The worst washout on Sun Road took out both lanes, leaving a gap of 103 feet. While that breach probably will block snow plowing from the east in spring 2007, Holm said he is optimistic that the road can be plowed from the west.
Kilpatrick said the 103-foot washout "is going to prove the most challenging. But we've repaired these things before. We'll come up with a good plan."
He anticipates park crews will make good progress on repairs at lower elevations this year.
"I think we'll probably be fairly successful below the Loop and below Siyeh Bend," Kilpatrick said, "and we'll have quite an effort going on for the spring."
Park officials have yet to settle on a cost estimate for repairs, but Glacier has applied for emergency funding through the National Park Service's headquarters in Washington, D.C., and Montana's congressional delegation is aware of the situation, Holm said.
Glacier will be in line for funding with other national parks in the Pacific Northwest that were hammered by heavy rain over the last week.
Damage from the downpour was not limited to Glacier Park.
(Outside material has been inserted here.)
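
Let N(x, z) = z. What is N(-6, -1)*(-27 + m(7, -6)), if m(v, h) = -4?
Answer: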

There was a massive debris slide in the Clayton Creek drainage west of Hungry Horse Reservoir that was surveyed on Thursday by Flathead National Forest hydrologist Dean Sirucek.
About 3 1/2 acres of a hillside above a tributary to Clayton Creek slumped and caused a debris flow that scoured a path through the tributary more than a quarter mile to Clayton Creek, Sirucek said.
There is a 20-foot pile of logs and rock at the bottom of the slide, which occurred on land burned by the 2003 Blackfoot Fire. The burn likely contributed to the severity of the slide, Sirucek said.
Farther south, the West Side Reservoir Road is closed because of water flowing over the road at Ben Creek. While flows have dropped off, that closure remains in effect because of damage to the road.
Elsewhere on the forest, the Trail Creek Road that crosses the Whitefish Divide just south of the Canadian border was closed because of road damage near the top of the divide, Sirucek said.